I’m very bad in regex, can someone tell me, how i can find lines with next problem.
I have xml document with a lot of info for tax system. Some files generated with errors, closing tag goin to the next line, and i need to find this cases.
And one more problem, there can be spaces or tabs, before beggining tag.
Need to find cases like <TypePost>Main *and here closing tag going to the next line<Post>Manager</Post> <subdivision><Marketing</subdivision> <TypePost>Main </TypePost>
-
the
\R
denotes line endings and\h
stands for horizontal spaces which can be spaces or tabs.
So this in mind you might consider
find what:<TypePost>Main\R\h+
replace with:<TypePost>Main
-
@Ekopalypse TY, working.
But, i’m sorry) I forgot one moment.
What if here can be any tag and text?
Something like this, need to find line UsersC and UUID and some other different names.<UsersC>21 </UsersC> <UUID>be9a1528-9a/6/0/-4917-8857-12896a7693de</UUID> <Date>2020-01-20</Date> <UUID>7f8e38ab-ceba-45c5-ab34-834b61bad840 </UUID>
-
if your data is consistent then something like this
find what:<(\w+>)(.*)\R\h*(</\1)
replace with:\1\2\3
might do it.So we are looking for
- a tag
<(\w+>)
(a less sign followed by any word followed by a greater sign - followed by any text
(.*)
- followed by a end of line char
\R
- followed by horizontal spaces
\h*
- followed by the start of a closing tag
</
followed by what was found in the starting tag\1
->(</\1)
- a tag
-
@Ekopalypse amazing, it’s working very well))

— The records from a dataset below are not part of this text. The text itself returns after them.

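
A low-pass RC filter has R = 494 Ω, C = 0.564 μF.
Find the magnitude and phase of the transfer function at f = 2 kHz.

Step 1 — Angular frequency: ω = 2π·2000 = 1.257e+04 rad/s.
Step 2 — Transfer function: H(jω) = 1/(1 + jωRC).
Step 3 — Denominator: 1 + jωRC = 1 + j·1.257e+04·494·5.64e-07 = 1 + j3.501.
Step 4 — H = 0.07542 - j0.2641.
Step 5 — Magnitude: |H| = 0.2746 (-11.2 dB); phase: φ = -74.1°.

|H| = 0.2746 (-11.2 dB), φ = -74.1°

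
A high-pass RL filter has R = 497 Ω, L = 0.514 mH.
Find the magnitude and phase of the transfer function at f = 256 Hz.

Step 1 — Angular frequency: ω = 2π·256 = 1608 rad/s.
Step 2 — Transfer function: H(jω) = jωL/(R + jωL).
Step 3 — Numerator jωL = j·0.8268; denominator R + jωL = 497 + j0.8268.
Step 4 — H = 2.767e-06 + j0.001664.
Step 5 — Magnitude: |H| = 0.001664 (-55.6 dB); phase: φ = 89.9°.

|H| = 0.001664 (-55.6 dB), φ = 89.9°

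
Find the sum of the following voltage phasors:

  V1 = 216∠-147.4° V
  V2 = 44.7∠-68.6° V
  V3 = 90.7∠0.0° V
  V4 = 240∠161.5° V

Step 1 — Convert each phasor to rectangular form:
  V1 = 216·(cos(-147.4°) + j·sin(-147.4°)) = -182 - j116.4 V
  V2 = 44.7·(cos(-68.6°) + j·sin(-68.6°)) = 16.31 - j41.62 V
  V3 = 90.7·(cos(0.0°) + j·sin(0.0°)) = 90.7 V
  V4 = 240·(cos(161.5°) + j·sin(161.5°)) = -227.6 + j76.15 V
Step 2 — Sum components: V_total = -302.6 - j81.84 V.
Step 3 — Convert to polar: |V_total| = 313.4 V, ∠V_total = -164.9°.

V_total = 313.4∠-164.9° V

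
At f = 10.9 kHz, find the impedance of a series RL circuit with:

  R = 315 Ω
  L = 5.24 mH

Step 1 — Angular frequency: ω = 2π·f = 2π·1.09e+04 = 6.849e+04 rad/s.
Step 2 — Component impedances:
  R: Z = R = 315 Ω
  L: Z = jωL = j·6.849e+04·0.00524 = 0 + j358.9 Ω
Step 3 — Series combination: Z_total = R + L = 315 + j358.9 Ω = 477.5∠48.7° Ω.

Z = 315 + j358.9 Ω = 477.5∠48.7° Ω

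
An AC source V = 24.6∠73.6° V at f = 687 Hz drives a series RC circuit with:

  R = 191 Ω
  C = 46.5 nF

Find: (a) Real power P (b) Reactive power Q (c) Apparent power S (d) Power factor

Step 1 — Angular frequency: ω = 2π·f = 2π·687 = 4317 rad/s.
Step 2 — Component impedances:
  R: Z = R = 191 Ω
  C: Z = 1/(jωC) = -j/(ω·C) = 0 - j4982 Ω
Step 3 — Series combination: Z_total = R + C = 191 - j4982 Ω = 4986∠-87.8° Ω.
Step 4 — Source phasor: V = 24.6∠73.6° V = 6.946 + j23.6 V.
Step 5 — Current: I = V / Z = -0.004676 + j0.001573 A = 0.004934∠161.4° A.
Step 6 — Complex power: S = V·I* = 0.00465 - j0.1213 VA.
Step 7 — Real power: P = Re(S) = 0.00465 W.
Step 8 — Reactive power: Q = Im(S) = -0.1213 VAR.
Step 9 — Apparent power: |S| = 0.1214 VA.
Step 10 — Power factor: PF = P/|S| = 0.03831 (leading).

(a) P = 0.00465 W  (b) Q = -0.1213 VAR  (c) S = 0.1214 VA  (d) PF = 0.03831 (leading)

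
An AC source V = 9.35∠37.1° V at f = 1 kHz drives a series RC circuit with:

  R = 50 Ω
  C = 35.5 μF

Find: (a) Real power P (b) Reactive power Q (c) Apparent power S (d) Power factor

Step 1 — Angular frequency: ω = 2π·f = 2π·1000 = 6283 rad/s.
Step 2 — Component impedances:
  R: Z = R = 50 Ω
  C: Z = 1/(jωC) = -j/(ω·C) = 0 - j4.483 Ω
Step 3 — Series combination: Z_total = R + C = 50 - j4.483 Ω = 50.2∠-5.1° Ω.
Step 4 — Source phasor: V = 9.35∠37.1° V = 7.457 + j5.64 V.
Step 5 — Current: I = V / Z = 0.1379 + j0.1252 A = 0.1863∠42.2° A.
Step 6 — Complex power: S = V·I* = 1.735 - j0.1555 VA.
Step 7 — Real power: P = Re(S) = 1.735 W.
Step 8 — Reactive power: Q = Im(S) = -0.1555 VAR.
Step 9 — Apparent power: |S| = 1.741 VA.
Step 10 — Power factor: PF = P/|S| = 0.996 (leading).

(a) P = 1.735 W  (b) Q = -0.1555 VAR  (c) S = 1.741 VA  (d) PF = 0.996 (leading)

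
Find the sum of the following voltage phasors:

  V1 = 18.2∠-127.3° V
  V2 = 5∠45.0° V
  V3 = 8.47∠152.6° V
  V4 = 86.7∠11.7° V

Step 1 — Convert each phasor to rectangular form:
  V1 = 18.2·(cos(-127.3°) + j·sin(-127.3°)) = -11.03 - j14.48 V
  V2 = 5·(cos(45.0°) + j·sin(45.0°)) = 3.536 + j3.536 V
  V3 = 8.47·(cos(152.6°) + j·sin(152.6°)) = -7.52 + j3.898 V
  V4 = 86.7·(cos(11.7°) + j·sin(11.7°)) = 84.9 + j17.58 V
Step 2 — Sum components: V_total = 69.89 + j10.54 V.
Step 3 — Convert to polar: |V_total| = 70.68 V, ∠V_total = 8.6°.

V_total = 70.68∠8.6° V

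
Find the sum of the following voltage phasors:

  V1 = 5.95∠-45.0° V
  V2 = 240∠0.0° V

Step 1 — Convert each phasor to rectangular form:
  V1 = 5.95·(cos(-45.0°) + j·sin(-45.0°)) = 4.207 - j4.207 V
  V2 = 240·(cos(0.0°) + j·sin(0.0°)) = 240 V
Step 2 — Sum components: V_total = 244.2 - j4.207 V.
Step 3 — Convert to polar: |V_total| = 244.2 V, ∠V_total = -1.0°.

V_total = 244.2∠-1.0° V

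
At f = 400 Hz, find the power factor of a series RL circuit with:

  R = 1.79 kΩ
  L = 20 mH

Step 1 — Angular frequency: ω = 2π·f = 2π·400 = 2513 rad/s.
Step 2 — Component impedances:
  R: Z = R = 1790 Ω
  L: Z = jωL = j·2513·0.02 = 0 + j50.27 Ω
Step 3 — Series combination: Z_total = R + L = 1790 + j50.27 Ω = 1791∠1.6° Ω.
Step 4 — Power factor: PF = cos(φ) = Re(Z)/|Z| = 1790/1790.7 = 0.9996.
Step 5 — Type: Im(Z) = 50.27 ⇒ lagging (phase φ = 1.6°).

PF = 0.9996 (lagging, φ = 1.6°)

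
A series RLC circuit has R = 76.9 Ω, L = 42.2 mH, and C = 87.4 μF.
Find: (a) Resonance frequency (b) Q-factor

Step 1 — Resonance condition Im(Z)=0 gives ω₀ = 1/√(LC).
Step 2 — ω₀ = 1/√(0.0422·8.74e-05) = 520.7 rad/s.
Step 3 — f₀ = ω₀/(2π) = 82.87 Hz.
Step 4 — Series Q: Q = ω₀L/R = 520.7·0.0422/76.9 = 0.2857.

(a) f₀ = 82.87 Hz  (b) Q = 0.2857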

Thank you very much and thank u for description of the process. -
Hello, @alex-mesch, @ekopalypse and All,
A second possibility, derived from @ekopalypse’s solution, would be :
-
Open the Replace dialog (
Ctrl + H
) -
SEARCH
<(\w+)>.*\K\R\h*(?=</\1>)
-
REPLACE
Leave EMPTY
-
Now, choice :
-
To tick the
Wrap around
option if you want to process the S/R on the whole file, from beginning to end -
To untick the
Wrap around
option to process the S/R, from current location to the end of the file -
To do a normal selection of text first and then, tick the
In selection
option
-
-
Select the
Regular expression
search mode -
Click, exclusively on the
Replace All
option, whatever your choice !
Notes :
-
Due to the
\K
syntax, inside this regex, the search process works correctly, but the “step by step” replacement, with theReplace
button, is not functional :-( -
The search regex looks for a line-break, possibly followed with some blank characters (
tabulation
and/orspace
), ONLY IF :-
It is preceded with
<
, then a name tag\w+
, stored as group1
, because embedded in parentheses, then>
and any subsequent character(s).*
, even0
, till the line-break -
It is followed with the same ending tag
</...>
, due to the positive look-ahead structure?=</\1>)
and the\1
syntax which represents the name tag
-
-
As the replacement zone is
empty
, the EOL, and the possible blank chars, are simply deleted !
Best Regards,
guy038
-
-
@guy038 thx)
Tomorrow I will study how it works) Very hard for my brain) -
Hi, @alex-mesch,
To begin with, click on the link, below :
https://community.notepad-plus-plus.org/topic/15765/faq-desk-where-to-find-regex-documentation
Cheers,
guy038